Digitalisierung als „neuer Wein in alten Schläuchen“?

Aus Anlass der jüngsten Buchveröffentlichung des kda (Roland Pelikan, Johannes Rehm: „Arbeit im Alltag 4.0 – Wie Digitalisierung ethisch zu lernen ist, Berlin 2018) führte Pfarrer Dr. Roland Pelikan in einem Impulsvortrag näher aus, warum sich Kirche mit den Herausforderungen der Digitalisierung zu beschäftigen habe. Um zu begreifen, was mit der Digitalisierung verbunden ist, stelle sich mit der Bibel in jüdisch-christlicher Tradition die Frage: „Neuer Wein in neuen Schläuchen“? (Mk 2, 22). Wenn es sich bei der Digitalisierung tatsächlich um eine Revolution bisheriger Arbeitsformen handle, so leite das biblische Votum dazu an, bisherige Vorstellungen von Arbeit zu überdenken, um zu verstehen, wie die Digitalisierung das Leben von allen fundamental verändere. Dazu nahm Pelikan auf Aussagen aus der Denkschrift der Evangelischen Kirche in Deutschland (EKD) „Solidarität und Selbstbestimmung im Wandel der Arbeitswelt“ (2015) Bezug, in der die theologische und sozialethische Bearbeitung dieser Veränderungen von Leben und Arbeit als Aufgabe benannt würden.
Im Prozess der Digitalisierung zeichneten sich gegensätzliche Interessen ab: Die Faszination des technisch Machbaren und die Reduzierung von Arbeitsplätzen, Marktvorteile durch neue Technologien und die Frage der Qualifizierung für Mitarbeitende, eine ´Rund-um-die-Uhr`- Produktivität und dagegen das menschliche Ruhebedürfnis.
In der Bibel sei es Gott selbst, der mit seiner Schöpfung einen Anfang gesetzt habe, den die jüdische Philosophin Hannah Arendt in ihrem Buch „Vita activa oder vom tätigen Leben“ so beschrieben habe: „Weil jeder Mensch auf Grund des Geborenseins ein initium, ein Anfang und Neuankömmling in der Welt ist, können Menschen Initiative ergreifen, Anfänger werden und Neues in Bewegung setzen.“ (S. 166). Auch im Umgang einer digitalisierten Welt bleibe die geschöpfliche Bestimmung des Menschen erhalten und damit die Befähigung von Mann und Frau, Jung und Alt, sich in Verantwortung für die Welt mitschöpferisch zu betätigen und Arbeit im Sinne Gottes und des Nächsten zu verstehen und in der Welt als Schöpfung gemeinsam mit anderen lebensförderlich zu gestalten.

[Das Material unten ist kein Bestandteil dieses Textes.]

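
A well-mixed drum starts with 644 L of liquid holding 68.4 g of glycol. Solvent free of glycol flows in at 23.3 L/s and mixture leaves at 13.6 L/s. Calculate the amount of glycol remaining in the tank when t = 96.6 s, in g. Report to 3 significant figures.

Let m(t) be the amount of glycol. Volume: V(t) = V₀ + (Q_in − Q_out) t = 644 + 9.7000 t; V(96.6) = 1581.0 L.
Solute balance: dm/dt = 0 − Q_out C = −Q_out m/V(t).
dm/m = −Q_out dt/(V₀ + 9.7000 t); integrating gives ln(m/m₀) = −(Q_out/(Q_in−Q_out)) ln(V/V₀).
m = m₀ (V₀/V)^(Q_out/(Q_in−Q_out)) = 68.4 × (644/1581.0)^(1.4021) = 19.417 g.

19.4 g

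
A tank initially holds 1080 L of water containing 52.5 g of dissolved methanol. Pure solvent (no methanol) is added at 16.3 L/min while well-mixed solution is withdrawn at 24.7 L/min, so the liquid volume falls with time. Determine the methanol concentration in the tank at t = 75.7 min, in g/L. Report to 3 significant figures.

0.00867 g/L

Total volume: dV/dt = Q_in − Q_out = -8.4000 L/min, so V(t) = 1080 − 8.4000 t and V(75.7) = 444.12 L.
Solute balance: dm/dt = 0 − Q_out C = −Q_out m/V(t).
dm/m = −Q_out dt/(V₀ − 8.4000 t); integrating gives ln(m/m₀) = −(Q_out/(Q_in−Q_out)) ln(V/V₀).
m = m₀ (V₀/V)^(Q_out/(Q_in−Q_out)) = 52.5 × (1080/444.12)^(-2.9405) = 3.8491 g.
C = m/V = 3.8491/444.12 = 0.0086668 g/L.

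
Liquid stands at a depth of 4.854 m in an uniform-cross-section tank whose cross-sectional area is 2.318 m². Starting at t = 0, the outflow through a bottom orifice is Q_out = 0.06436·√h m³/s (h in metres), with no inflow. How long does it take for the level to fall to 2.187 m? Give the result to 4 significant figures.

52.18 s

With no inflow, A dh/dt = −0.06436 √h.
This is separable: 2 d(√h)/dt = −0.06436/A, so √h = √h₀ − (0.06436/(2A)) t.
t = 2A(√h₀ − √h)/0.06436 = 2·2.318·(√4.854 − √2.187)/0.06436
  = 4.63600 × (2.20318 − 1.47885) / 0.06436 = 52.1751 s.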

Digitalisierung darf nur Hilfsmittel für den Menschen sein

Nach diesen ethischen Ausführungen waren wiederum die Teilnehmenden gefragt. Sie konnten Tehmenaspekte der Digitalisierung nennen, die in Gesprächsgruppen vertieft werden sollten. Aus einer Reihe von Vorschlägen wurden drei Themen ausgewählt: „Entwicklung der Arbeit“, „Ethik der Digitalisierung“ und „Soziale Aspekte“.
Eine lebhafte Diskussion in den drei Gruppen brachte die Fragen auf den Punkt: „Selbstbestimmung und Mitsprache“ in der digitalen Entwicklung, Vermeidung einer „gefühlten Entwertung“, Digitalisierung als „Hilfsmittel“. Ebenso wurden Sicherheitsaspekte aufgezeigt, die Notwendigkeit der Löschung von Daten und die Gefahr militärisch missbräuchlicher Anwendung. Positiv wurden im sozialen Umgang die globale Vernetzung und die Entstehung einer „Weltgemeinschaft“ genannt, wobei letztlich die Frage offen blieb, ob Digitalisierung für die „soziale Bezogenheit“ der Menschen förderlich sei oder nicht.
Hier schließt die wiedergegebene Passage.